Can you buy an imported camper with confidence or are you better off paying top dollar for the local product?


Presented by Camper Trailer Australia

Aussie-made Cub Frontier in action

If there is one debate that keeps the phones and emails running hot at Camper Trailer Australia, it’s the battle between imported camper trailers and locally made camper trailers – which essentially means Chinese versus Aussie.

For the Australians who want to head out and explore what the country has to offer, the question is: should I buy an imported camper trailer? Or should I pay more for an Australian camper trailer? This article will help you answer these questions.


Old school Cub Drifer

Humans have attached tents to trailers since they invented the automobile. In post-war Europe this evolved into the Combi Camp, a rearfold design that we would instantly recognise as a camper trailer today.

These largely on-road lightweight campers were readily adapted to Australian conditions in the 1970s. Throughout the 1970s, 80s and 90s a steady market developed for a limited range of manufacturers with relatively small research and development budgets.

Then in the early 2000s, a tsunami of popularity arrived. It seemed everyone who could weld and who knew someone with a sewing machine jumped on the bandwagon as a manufacturer.

There were three basic formats: rearfold hardfloor, sidefold softfloor and pop-top with extending end beds. There were 197 Australian camper trailer manufacturers in 2008, according to the campertrailers.org site.
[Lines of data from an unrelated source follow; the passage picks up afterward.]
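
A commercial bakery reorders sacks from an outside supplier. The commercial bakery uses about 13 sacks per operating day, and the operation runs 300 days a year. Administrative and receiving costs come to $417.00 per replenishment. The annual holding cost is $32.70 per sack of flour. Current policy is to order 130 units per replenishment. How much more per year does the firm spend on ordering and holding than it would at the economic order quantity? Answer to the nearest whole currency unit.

Extra cost ≈ $4,322 per year

Annual demand D = 13 × 300 = 3,900.
EOQ = √(2DS/H) = √(2 × 3,900 × 417 / 32.7) ≈ 315.39.
Cost at Q* = (D/Q*)S + (Q*/2)H = √(2DSH) ≈ $10,313.10.
Cost at Q = 130: (3,900/130)×417 + (130/2)×32.7 = $12,510.00 + $2,125.50 = $14,635.50.
Excess = $14,635.50 − $10,313.10 = $4,322.40.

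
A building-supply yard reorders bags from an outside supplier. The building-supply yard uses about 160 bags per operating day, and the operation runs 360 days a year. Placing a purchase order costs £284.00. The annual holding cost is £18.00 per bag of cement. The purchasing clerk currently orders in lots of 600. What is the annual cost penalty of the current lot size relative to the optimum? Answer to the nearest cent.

Extra cost ≈ £8,396.69 per year

Annual demand D = 160 × 360 = 57,600.
EOQ = √(2DS/H) = √(2 × 57,600 × 284 / 18) ≈ 1348.18.
Cost at Q* = (D/Q*)S + (Q*/2)H = √(2DSH) ≈ £24,267.31.
Cost at Q = 600: (57,600/600)×284 + (600/2)×18 = £27,264.00 + £5,400.00 = £32,664.00.
Excess = £32,664.00 − £24,267.31 = £8,396.69.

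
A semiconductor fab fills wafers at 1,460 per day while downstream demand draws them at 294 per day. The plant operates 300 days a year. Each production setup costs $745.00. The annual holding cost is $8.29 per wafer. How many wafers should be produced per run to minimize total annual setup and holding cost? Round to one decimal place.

Q* ≈ 4,455.3 wafers

Annual demand D = 294 × 300 = 88,200.
Production build-up factor (1 − d/p) = 1 − 294/1,460 = 0.7986.
Q* = √(2DS / (H(1 − d/p))) = √(2 × 88,200 × 745 / (8.29 × 0.7986)).
= √(131,418,000 / 6.6206) ≈ 4455.304.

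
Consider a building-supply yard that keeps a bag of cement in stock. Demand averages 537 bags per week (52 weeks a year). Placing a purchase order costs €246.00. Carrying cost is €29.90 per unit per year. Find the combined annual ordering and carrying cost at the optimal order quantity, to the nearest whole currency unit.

TC* ≈ €20,268

Annual demand D = 537 × 52 = 27,924.
Q* = √(2DS/H) = √(2 × 27,924 × 246 / 29.9) ≈ 677.85.
At Q*, ordering cost (D/Q*)S equals holding cost (Q*/2)H, each = √(DSH/2).
Minimum total = √(2DSH) = √(2 × 27,924 × 246 × 29.9) ≈ 20267.816.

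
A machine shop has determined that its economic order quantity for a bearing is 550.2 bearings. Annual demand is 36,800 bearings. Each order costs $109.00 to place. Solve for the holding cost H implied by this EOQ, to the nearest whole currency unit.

H ≈ $27

Invert the EOQ relation Q*² = 2DS/H.
From Q* = √(2DS/H): H = 2DS / Q*² = 2 × 36,800 × 109 / 550.2² = 26.5011.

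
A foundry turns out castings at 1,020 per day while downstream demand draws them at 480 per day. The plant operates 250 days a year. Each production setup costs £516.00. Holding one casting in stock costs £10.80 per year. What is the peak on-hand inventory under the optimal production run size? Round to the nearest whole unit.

I_max ≈ 2,464 castings

Annual demand D = 480 × 250 = 120,000.
Production build-up factor (1 − d/p) = 1 − 480/1,020 = 0.5294.
Q* = √(2DS / (H(1 − d/p))) = √(2 × 120,000 × 516 / (10.8 × 0.5294)).
= √(123,840,000 / 5.7176) ≈ 4653.951.
Maximum inventory = Q*(1 − d/p) = 4653.951 × 0.5294 ≈ 2463.856.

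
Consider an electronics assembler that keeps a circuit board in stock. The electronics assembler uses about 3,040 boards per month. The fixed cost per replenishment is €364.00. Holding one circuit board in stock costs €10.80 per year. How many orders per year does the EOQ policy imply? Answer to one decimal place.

N ≈ 23.3 orders per year

Annual demand D = 3,040 × 12 = 36,480.
The optimal lot size = √(2DS/H) = √(2 × 36,480 × 364 / 10.8) ≈ 1568.13.
Orders per year = D / Q* = 36,480 / 1568.13 ≈ 23.263.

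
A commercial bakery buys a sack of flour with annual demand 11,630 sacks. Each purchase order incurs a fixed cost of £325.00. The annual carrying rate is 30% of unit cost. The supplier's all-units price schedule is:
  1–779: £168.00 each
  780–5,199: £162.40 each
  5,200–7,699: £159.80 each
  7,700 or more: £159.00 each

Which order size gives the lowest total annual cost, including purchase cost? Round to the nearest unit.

Q* ≈ 780 sacks

Holding cost per unit per year at price C is H = 0.30·C.
Evaluate total cost at each tier's feasible EOQ or, if the EOQ is below the tier, at the tier's minimum quantity.
EOQ at £168.00 = 387.3 (feasible in tier 1): TC = 11,630×£168.00 + (11,630/387.3)×325 + (387.3/2)×0.30×£168.00 = £1,973,359.19.
EOQ at £162.40 = 393.9 < 780, so use break Q=780: TC = 11,630×£162.40 + (11,630/780.0)×325 + (780.0/2)×0.30×£162.40 = £1,912,558.63.
EOQ at £159.80 = 397.1 < 5200, so use break Q=5200: TC = 11,630×£159.80 + (11,630/5200.0)×325 + (5200.0/2)×0.30×£159.80 = £1,983,844.88.
EOQ at £159.00 = 398.1 < 7700, so use break Q=7700: TC = 11,630×£159.00 + (11,630/7700.0)×325 + (7700.0/2)×0.30×£159.00 = £2,033,305.88.
Lowest total cost is £1,912,558.63 at Q = 780.0.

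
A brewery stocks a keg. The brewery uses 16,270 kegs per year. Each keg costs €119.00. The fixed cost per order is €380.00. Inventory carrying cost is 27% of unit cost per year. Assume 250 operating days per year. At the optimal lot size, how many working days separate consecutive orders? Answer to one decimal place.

Holding cost H = 0.27 × €119.00 = €32.1300 per unit per year.
EOQ = √(2DS/H) = √(2 × 16,270 × 380 / 32.13) ≈ 620.36.
Cycle time = Q*/D × 250 = 620.36 / 16,270 × 250 ≈ 9.532 days.

T ≈ 9.5 days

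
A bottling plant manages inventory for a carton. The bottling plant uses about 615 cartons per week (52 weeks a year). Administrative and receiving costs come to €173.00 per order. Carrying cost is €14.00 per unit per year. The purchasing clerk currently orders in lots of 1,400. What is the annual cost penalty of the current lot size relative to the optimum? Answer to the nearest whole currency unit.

Annual demand D = 615 × 52 = 31,980.
EOQ = √(2DS/H) = √(2 × 31,980 × 173 / 14) ≈ 889.02.
Cost at Q* = (D/Q*)S + (Q*/2)H = √(2DSH) ≈ €12,446.33.
Cost at Q = 1,400: (31,980/1,400)×173 + (1,400/2)×14 = €3,951.81 + €9,800.00 = €13,751.81.
Excess = €13,751.81 − €12,446.33 = €1,305.48.

Extra cost ≈ €1,305 per year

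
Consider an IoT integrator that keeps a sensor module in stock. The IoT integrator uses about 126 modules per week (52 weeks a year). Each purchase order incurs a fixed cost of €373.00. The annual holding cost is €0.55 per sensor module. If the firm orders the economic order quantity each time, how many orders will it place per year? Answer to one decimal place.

Annual demand D = 126 × 52 = 6,552.
Q* = √(2DS/H) = √(2 × 6,552 × 373 / 0.55) ≈ 2981.09.
Orders per year = D / Q* = 6,552 / 2981.09 ≈ 2.198.

N ≈ 2.2 orders per year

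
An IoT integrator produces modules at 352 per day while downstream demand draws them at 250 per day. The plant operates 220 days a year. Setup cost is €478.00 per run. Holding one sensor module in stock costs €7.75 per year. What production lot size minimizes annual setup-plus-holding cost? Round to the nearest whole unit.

Annual demand D = 250 × 220 = 55,000.
Production build-up factor (1 − d/p) = 1 − 250/352 = 0.2898.
Q* = √(2DS / (H(1 − d/p))) = √(2 × 55,000 × 478 / (7.75 × 0.2898)).
= √(52,580,000 / 2.2457) ≈ 4838.722.

Q* ≈ 4,839 modules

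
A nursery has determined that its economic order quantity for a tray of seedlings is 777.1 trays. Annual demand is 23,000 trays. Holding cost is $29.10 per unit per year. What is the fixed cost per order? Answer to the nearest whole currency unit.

Squaring Q* = √(2DS/H) gives Q*² = 2DS/H.
From Q* = √(2DS/H): S = Q*²H / (2D) = 777.1² × 29.1 / (2 × 23,000) = 382.0225.

S ≈ $382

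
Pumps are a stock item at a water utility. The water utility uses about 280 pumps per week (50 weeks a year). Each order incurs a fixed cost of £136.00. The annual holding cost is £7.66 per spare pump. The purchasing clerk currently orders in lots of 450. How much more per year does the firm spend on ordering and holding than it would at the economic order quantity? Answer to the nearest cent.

Extra cost ≈ £553.75 per year

Annual demand D = 280 × 50 = 14,000.
EOQ = √(2DS/H) = √(2 × 14,000 × 136 / 7.66) ≈ 705.07.
Cost at Q* = (D/Q*)S + (Q*/2)H = √(2DSH) ≈ £5,400.86.
Cost at Q = 450: (14,000/450)×136 + (450/2)×7.66 = £4,231.11 + £1,723.50 = £5,954.61.
Excess = £5,954.61 − £5,400.86 = £553.75.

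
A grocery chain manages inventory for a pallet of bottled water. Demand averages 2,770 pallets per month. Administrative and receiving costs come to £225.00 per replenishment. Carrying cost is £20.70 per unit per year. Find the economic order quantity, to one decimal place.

Q* ≈ 850.1 pallets

Annual demand D = 2,770 × 12 = 33,240.
EOQ = √(2DS / H) = √(2 × 33,240 × 225 / 20.7).
= √(14,958,000 / 20.7) = √722,608.6957 ≈ 850.064.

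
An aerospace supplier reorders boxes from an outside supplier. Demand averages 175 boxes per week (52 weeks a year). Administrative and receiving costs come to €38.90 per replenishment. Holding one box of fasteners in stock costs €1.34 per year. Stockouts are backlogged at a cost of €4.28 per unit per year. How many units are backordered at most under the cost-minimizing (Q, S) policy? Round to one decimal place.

S* ≈ 198.6 boxes

Annual demand D = 175 × 52 = 9,100.
With planned backorders, Q* = √(2DS/H) · √((H+B)/B).
√(2DS/H) = √(2 × 9,100 × 38.9 / 1.34) = 726.872.
√((H+B)/B) = √((1.34+4.28)/4.28) = 1.1459.
Q* ≈ 832.922.
S* = Q* · H/(H+B) = 832.922 × 1.34/5.62 ≈ 198.597.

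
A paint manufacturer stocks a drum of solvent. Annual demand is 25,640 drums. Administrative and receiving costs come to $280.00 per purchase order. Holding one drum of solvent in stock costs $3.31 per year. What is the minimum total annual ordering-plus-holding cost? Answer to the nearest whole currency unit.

TC* ≈ $6,894

EOQ = √(2DS/H) = √(2 × 25,640 × 280 / 3.31) ≈ 2082.76.
At Q*, ordering cost (D/Q*)S equals holding cost (Q*/2)H, each = √(DSH/2).
Minimum total = √(2DSH) = √(2 × 25,640 × 280 × 3.31) ≈ 6893.932.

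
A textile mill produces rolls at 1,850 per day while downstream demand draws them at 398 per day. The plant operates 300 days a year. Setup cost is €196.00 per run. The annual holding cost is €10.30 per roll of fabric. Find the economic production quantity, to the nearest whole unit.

Annual demand D = 398 × 300 = 119,400.
Production build-up factor (1 − d/p) = 1 − 398/1,850 = 0.7849.
Q* = √(2DS / (H(1 − d/p))) = √(2 × 119,400 × 196 / (10.3 × 0.7849)).
= √(46,804,800 / 8.0841) ≈ 2406.186.

Q* ≈ 2,406 rolls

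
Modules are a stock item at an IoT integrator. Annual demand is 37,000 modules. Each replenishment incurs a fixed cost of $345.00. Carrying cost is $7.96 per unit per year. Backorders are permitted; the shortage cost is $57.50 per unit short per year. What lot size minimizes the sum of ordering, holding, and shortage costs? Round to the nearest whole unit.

With planned backorders, Q* = √(2DS/H) · √((H+B)/B).
√(2DS/H) = √(2 × 37,000 × 345 / 7.96) = 1790.890.
√((H+B)/B) = √((7.96+57.5)/57.5) = 1.0670.
Q* ≈ 1910.834.

Q* ≈ 1,911 modules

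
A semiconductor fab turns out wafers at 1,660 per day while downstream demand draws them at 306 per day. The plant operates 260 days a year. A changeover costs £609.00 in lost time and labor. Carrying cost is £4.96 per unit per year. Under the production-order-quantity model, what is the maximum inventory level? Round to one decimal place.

I_max ≈ 3,992.0 wafers

Annual demand D = 306 × 260 = 79,560.
Production build-up factor (1 − d/p) = 1 − 306/1,660 = 0.8157.
Q* = √(2DS / (H(1 − d/p))) = √(2 × 79,560 × 609 / (4.96 × 0.8157)).
= √(96,904,080 / 4.0457) ≈ 4894.123.
Maximum inventory = Q*(1 − d/p) = 4894.123 × 0.8157 ≈ 3991.954.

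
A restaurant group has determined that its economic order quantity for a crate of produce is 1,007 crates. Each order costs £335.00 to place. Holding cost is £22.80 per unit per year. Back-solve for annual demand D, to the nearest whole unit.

Squaring Q* = √(2DS/H) gives Q*² = 2DS/H.
From Q* = √(2DS/H): D = Q*²H / (2S) = 1,007² × 22.8 / (2 × 335) = 34507.936.

D ≈ 34,508 crates per year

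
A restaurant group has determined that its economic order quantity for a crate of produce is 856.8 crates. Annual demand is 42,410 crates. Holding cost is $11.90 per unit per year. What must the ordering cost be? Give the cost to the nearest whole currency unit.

S ≈ $103

The basic EOQ model gives Q* = √(2DS/H); rearrange for the unknown.
From Q* = √(2DS/H): S = Q*²H / (2D) = 856.8² × 11.9 / (2 × 42,410) = 102.9930.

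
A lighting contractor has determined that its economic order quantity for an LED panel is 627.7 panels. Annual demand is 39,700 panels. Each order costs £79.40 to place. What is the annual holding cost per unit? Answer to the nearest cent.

The basic EOQ model gives Q* = √(2DS/H); rearrange for the unknown.
From Q* = √(2DS/H): H = 2DS / Q*² = 2 × 39,700 × 79.4 / 627.7² = 16.0006.

H ≈ £16.00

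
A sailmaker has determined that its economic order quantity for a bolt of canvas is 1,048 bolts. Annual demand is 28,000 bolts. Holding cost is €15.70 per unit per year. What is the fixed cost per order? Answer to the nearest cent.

The basic EOQ model gives Q* = √(2DS/H); rearrange for the unknown.
From Q* = √(2DS/H): S = Q*²H / (2D) = 1,048² × 15.7 / (2 × 28,000) = 307.9174.

S ≈ €307.92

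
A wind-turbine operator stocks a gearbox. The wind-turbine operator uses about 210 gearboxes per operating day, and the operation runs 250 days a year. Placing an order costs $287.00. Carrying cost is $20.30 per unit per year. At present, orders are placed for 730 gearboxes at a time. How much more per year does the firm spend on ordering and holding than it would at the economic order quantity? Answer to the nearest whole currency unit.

Annual demand D = 210 × 250 = 52,500.
EOQ = √(2DS/H) = √(2 × 52,500 × 287 / 20.3) ≈ 1218.39.
Cost at Q* = (D/Q*)S + (Q*/2)H = √(2DSH) ≈ $24,733.39.
Cost at Q = 730: (52,500/730)×287 + (730/2)×20.3 = $20,640.41 + $7,409.50 = $28,049.91.
Excess = $28,049.91 − $24,733.39 = $3,316.52.

Extra cost ≈ $3,317 per year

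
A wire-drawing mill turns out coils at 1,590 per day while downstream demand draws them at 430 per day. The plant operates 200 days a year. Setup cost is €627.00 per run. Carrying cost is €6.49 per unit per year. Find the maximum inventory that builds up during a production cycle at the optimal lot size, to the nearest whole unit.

Annual demand D = 430 × 200 = 86,000.
Production build-up factor (1 − d/p) = 1 − 430/1,590 = 0.7296.
Q* = √(2DS / (H(1 − d/p))) = √(2 × 86,000 × 627 / (6.49 × 0.7296)).
= √(107,844,000 / 4.7348) ≈ 4772.492.
Maximum inventory = Q*(1 − d/p) = 4772.492 × 0.7296 ≈ 3481.818.

I_max ≈ 3,482 coils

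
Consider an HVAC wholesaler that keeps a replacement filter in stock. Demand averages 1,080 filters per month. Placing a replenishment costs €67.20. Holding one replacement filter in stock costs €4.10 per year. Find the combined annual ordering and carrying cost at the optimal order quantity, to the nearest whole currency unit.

Annual demand D = 1,080 × 12 = 12,960.
The optimal lot size = √(2DS/H) = √(2 × 12,960 × 67.2 / 4.1) ≈ 651.79.
At the optimum the two cost components are equal, so total cost = 2·(Q*/2)H = Q*·H.
Minimum total = √(2DSH) = √(2 × 12,960 × 67.2 × 4.1) ≈ 2672.354.

TC* ≈ €2,672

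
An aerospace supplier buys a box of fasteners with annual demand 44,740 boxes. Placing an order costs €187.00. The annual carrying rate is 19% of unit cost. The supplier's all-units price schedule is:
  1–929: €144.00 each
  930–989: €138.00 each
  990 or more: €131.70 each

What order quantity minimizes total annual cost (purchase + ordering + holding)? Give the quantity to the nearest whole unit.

Holding cost per unit per year at price C is H = 0.19·C.
Candidates are each tier's EOQ (if it falls in that tier) and each price-break quantity.
EOQ at €144.00 = 782.0 (feasible in tier 1): TC = 44,740×€144.00 + (44,740/782.0)×187 + (782.0/2)×0.19×€144.00 = €6,463,956.46.
EOQ at €138.00 = 798.9 < 930, so use break Q=930: TC = 44,740×€138.00 + (44,740/930.0)×187 + (930.0/2)×0.19×€138.00 = €6,195,308.41.
EOQ at €131.70 = 817.7 < 990, so use break Q=990: TC = 44,740×€131.70 + (44,740/990.0)×187 + (990.0/2)×0.19×€131.70 = €5,913,095.27.
Lowest total cost is €5,913,095.27 at Q = 990.0.

Q* ≈ 990 boxes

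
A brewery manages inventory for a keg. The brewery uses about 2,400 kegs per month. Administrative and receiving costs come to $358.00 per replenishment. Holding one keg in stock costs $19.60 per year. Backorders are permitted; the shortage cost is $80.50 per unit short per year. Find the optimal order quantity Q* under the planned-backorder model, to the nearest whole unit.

Q* ≈ 1,144 kegs

Annual demand D = 2,400 × 12 = 28,800.
With planned backorders, Q* = √(2DS/H) · √((H+B)/B).
√(2DS/H) = √(2 × 28,800 × 358 / 19.6) = 1025.710.
√((H+B)/B) = √((19.6+80.5)/80.5) = 1.1151.
Q* ≈ 1143.783.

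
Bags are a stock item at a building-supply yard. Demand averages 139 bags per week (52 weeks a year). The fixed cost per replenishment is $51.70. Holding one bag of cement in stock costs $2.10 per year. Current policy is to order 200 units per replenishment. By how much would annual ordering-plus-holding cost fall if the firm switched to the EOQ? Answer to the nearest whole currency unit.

Annual demand D = 139 × 52 = 7,228.
EOQ = √(2DS/H) = √(2 × 7,228 × 51.7 / 2.1) ≈ 596.57.
Cost at Q* = (D/Q*)S + (Q*/2)H = √(2DSH) ≈ $1,252.79.
Cost at Q = 200: (7,228/200)×51.7 + (200/2)×2.1 = $1,868.44 + $210.00 = $2,078.44.
Excess = $2,078.44 − $1,252.79 = $825.65.

Extra cost ≈ $826 per year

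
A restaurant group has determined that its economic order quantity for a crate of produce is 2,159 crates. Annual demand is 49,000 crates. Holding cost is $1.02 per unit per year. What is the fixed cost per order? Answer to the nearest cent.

Squaring Q* = √(2DS/H) gives Q*² = 2DS/H.
From Q* = √(2DS/H): S = Q*²H / (2D) = 2,159² × 1.02 / (2 × 49,000) = 48.5154.

S ≈ $48.52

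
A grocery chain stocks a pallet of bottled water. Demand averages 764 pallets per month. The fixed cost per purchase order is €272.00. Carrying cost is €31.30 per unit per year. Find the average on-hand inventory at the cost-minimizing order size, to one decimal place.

Annual demand D = 764 × 12 = 9,168.
The optimal lot size = √(2DS/H) = √(2 × 9,168 × 272 / 31.3) ≈ 399.18.
Average inventory = Q*/2 ≈ 399.18 / 2 = 199.588.

Average inventory ≈ 199.6 pallets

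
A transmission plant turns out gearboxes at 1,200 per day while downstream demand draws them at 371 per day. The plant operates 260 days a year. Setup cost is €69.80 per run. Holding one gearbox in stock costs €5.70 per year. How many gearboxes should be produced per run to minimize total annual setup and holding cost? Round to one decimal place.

Q* ≈ 1,849.2 gearboxes

Annual demand D = 371 × 260 = 96,460.
Production build-up factor (1 − d/p) = 1 − 371/1,200 = 0.6908.
Q* = √(2DS / (H(1 − d/p))) = √(2 × 96,460 × 69.8 / (5.7 × 0.6908)).
= √(13,465,816 / 3.9378) ≈ 1849.236.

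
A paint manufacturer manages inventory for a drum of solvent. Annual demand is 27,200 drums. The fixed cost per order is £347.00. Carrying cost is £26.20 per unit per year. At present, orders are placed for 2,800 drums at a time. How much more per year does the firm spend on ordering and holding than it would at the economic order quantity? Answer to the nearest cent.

EOQ = √(2DS/H) = √(2 × 27,200 × 347 / 26.2) ≈ 848.82.
Cost at Q* = (D/Q*)S + (Q*/2)H = √(2DSH) ≈ £22,238.98.
Cost at Q = 2,800: (27,200/2,800)×347 + (2,800/2)×26.2 = £3,370.86 + £36,680.00 = £40,050.86.
Excess = £40,050.86 − £22,238.98 = £17,811.88.

Extra cost ≈ £17,811.88 per year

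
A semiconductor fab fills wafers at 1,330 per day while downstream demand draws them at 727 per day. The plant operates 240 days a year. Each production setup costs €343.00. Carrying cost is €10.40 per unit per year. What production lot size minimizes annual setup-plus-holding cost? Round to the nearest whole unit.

Q* ≈ 5,038 wafers

Annual demand D = 727 × 240 = 174,480.
Production build-up factor (1 − d/p) = 1 − 727/1,330 = 0.4534.
Q* = √(2DS / (H(1 − d/p))) = √(2 × 174,480 × 343 / (10.4 × 0.4534)).
= √(119,693,280 / 4.7152) ≈ 5038.316.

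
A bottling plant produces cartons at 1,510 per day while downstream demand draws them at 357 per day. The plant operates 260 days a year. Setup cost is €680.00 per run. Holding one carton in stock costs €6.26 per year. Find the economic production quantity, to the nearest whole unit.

Annual demand D = 357 × 260 = 92,820.
Production build-up factor (1 − d/p) = 1 − 357/1,510 = 0.7636.
Q* = √(2DS / (H(1 − d/p))) = √(2 × 92,820 × 680 / (6.26 × 0.7636)).
= √(126,235,200 / 4.78) ≈ 5138.980.

Q* ≈ 5,139 cartons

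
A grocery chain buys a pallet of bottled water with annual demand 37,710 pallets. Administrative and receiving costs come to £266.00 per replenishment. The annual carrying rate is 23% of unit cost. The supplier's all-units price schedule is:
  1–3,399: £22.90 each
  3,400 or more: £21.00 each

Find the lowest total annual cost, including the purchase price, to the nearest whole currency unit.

Holding cost per unit per year at price C is H = 0.23·C.
Evaluate total cost at each tier's feasible EOQ or, if the EOQ is below the tier, at the tier's minimum quantity.
EOQ at £22.90 = 1951.7 (feasible in tier 1): TC = 37,710×£22.90 + (37,710/1951.7)×266 + (1951.7/2)×0.23×£22.90 = £873,838.35.
EOQ at £21.00 = 2038.0 < 3400, so use break Q=3400: TC = 37,710×£21.00 + (37,710/3400.0)×266 + (3400.0/2)×0.23×£21.00 = £803,071.25.
Lowest total cost among the candidates is at Q = 3400.0.

TC* ≈ £803,071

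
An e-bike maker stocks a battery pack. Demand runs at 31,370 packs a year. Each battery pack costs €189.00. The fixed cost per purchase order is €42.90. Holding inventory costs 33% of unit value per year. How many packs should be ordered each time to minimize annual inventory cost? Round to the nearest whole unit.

Holding cost H = 0.33 × €189.00 = €62.3700 per unit per year.
EOQ = √(2DS / H) = √(2 × 31,370 × 42.9 / 62.37).
= √(2,691,546 / 62.37) = √43,154.4974 ≈ 207.737.

Q* ≈ 208 packs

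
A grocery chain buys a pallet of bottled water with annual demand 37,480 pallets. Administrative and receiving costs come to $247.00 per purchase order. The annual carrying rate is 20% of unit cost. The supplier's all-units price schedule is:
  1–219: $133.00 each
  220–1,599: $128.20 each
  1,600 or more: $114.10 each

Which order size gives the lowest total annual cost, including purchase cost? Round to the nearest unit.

Q* ≈ 1,600 pallets

Holding cost per unit per year at price C is H = 0.20·C.
Evaluate total cost at each tier's feasible EOQ or, if the EOQ is below the tier, at the tier's minimum quantity.
Tier 1 ($133.00): EOQ = 834.3 exceeds tier's upper bound 219, so this tier is dominated.
EOQ at $128.20 = 849.8 (feasible in tier 2): TC = 37,480×$128.20 + (37,480/849.8)×247 + (849.8/2)×0.20×$128.20 = $4,826,724.25.
EOQ at $114.10 = 900.8 < 1600, so use break Q=1600: TC = 37,480×$114.10 + (37,480/1600.0)×247 + (1600.0/2)×0.20×$114.10 = $4,300,509.97.
Lowest total cost is $4,300,509.97 at Q = 1600.0.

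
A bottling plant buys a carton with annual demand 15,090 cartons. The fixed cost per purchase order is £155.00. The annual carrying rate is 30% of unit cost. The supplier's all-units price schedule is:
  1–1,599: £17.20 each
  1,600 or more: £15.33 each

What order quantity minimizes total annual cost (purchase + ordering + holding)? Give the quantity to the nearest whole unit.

Q* ≈ 1,600 cartons

Holding cost per unit per year at price C is H = 0.30·C.
Evaluate total cost at each tier's feasible EOQ or, if the EOQ is below the tier, at the tier's minimum quantity.
EOQ at £17.20 = 952.1 (feasible in tier 1): TC = 15,090×£17.20 + (15,090/952.1)×155 + (952.1/2)×0.30×£17.20 = £264,461.04.
EOQ at £15.33 = 1008.5 < 1600, so use break Q=1600: TC = 15,090×£15.33 + (15,090/1600.0)×155 + (1600.0/2)×0.30×£15.33 = £236,470.74.
Lowest total cost is £236,470.74 at Q = 1600.0.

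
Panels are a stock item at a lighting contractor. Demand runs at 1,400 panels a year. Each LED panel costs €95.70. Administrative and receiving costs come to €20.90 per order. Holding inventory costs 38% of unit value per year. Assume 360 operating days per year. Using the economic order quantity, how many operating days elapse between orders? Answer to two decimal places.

Holding cost H = 0.38 × €95.70 = €36.3660 per unit per year.
EOQ = √(2DS/H) = √(2 × 1,400 × 20.9 / 36.366) ≈ 40.11.
Cycle time = Q*/D × 360 = 40.11 / 1,400 × 360 ≈ 10.315 days.

T ≈ 10.32 days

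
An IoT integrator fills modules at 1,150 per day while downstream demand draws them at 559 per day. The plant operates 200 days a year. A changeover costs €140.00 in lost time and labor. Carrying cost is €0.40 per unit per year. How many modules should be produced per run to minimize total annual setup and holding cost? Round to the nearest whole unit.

Annual demand D = 559 × 200 = 111,800.
Production build-up factor (1 − d/p) = 1 − 559/1,150 = 0.5139.
Q* = √(2DS / (H(1 − d/p))) = √(2 × 111,800 × 140 / (0.4 × 0.5139)).
= √(31,304,000 / 0.2056) ≈ 12340.282.

Q* ≈ 12,340 modules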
At the same time, campertrailers.org noticed a high percent of their 1.5 million monthly hits were coming from China. Australia ranked first, USA second and China third – despite the relative unpopularity of camping in China. Nobody could understand or explain this phenomena, though now, in hindsight, it is obvious.

This interest from China was coming from potential Chinese manufacturers dredging about, looking for ideas on how to build camper trailers and gauging the level of interest in Australia.

At the time, only a trickle of camper trailers were being imported into Australia, and frankly they were mostly pretty awful. Poor welding, dysfunctional components, missing kitchens, sagging canvas and seemingly self-generating rust formed part of an endless list of failings that notoriously tended to strike unfortunate owners just days into major trips.

A few years after the first wave of Chinese campers came the South African products, and they were pretty good from the get-go. These had been developed by people who actually used them. They were sold to the South African military and had been well tested in an environment very similar to Australia’s.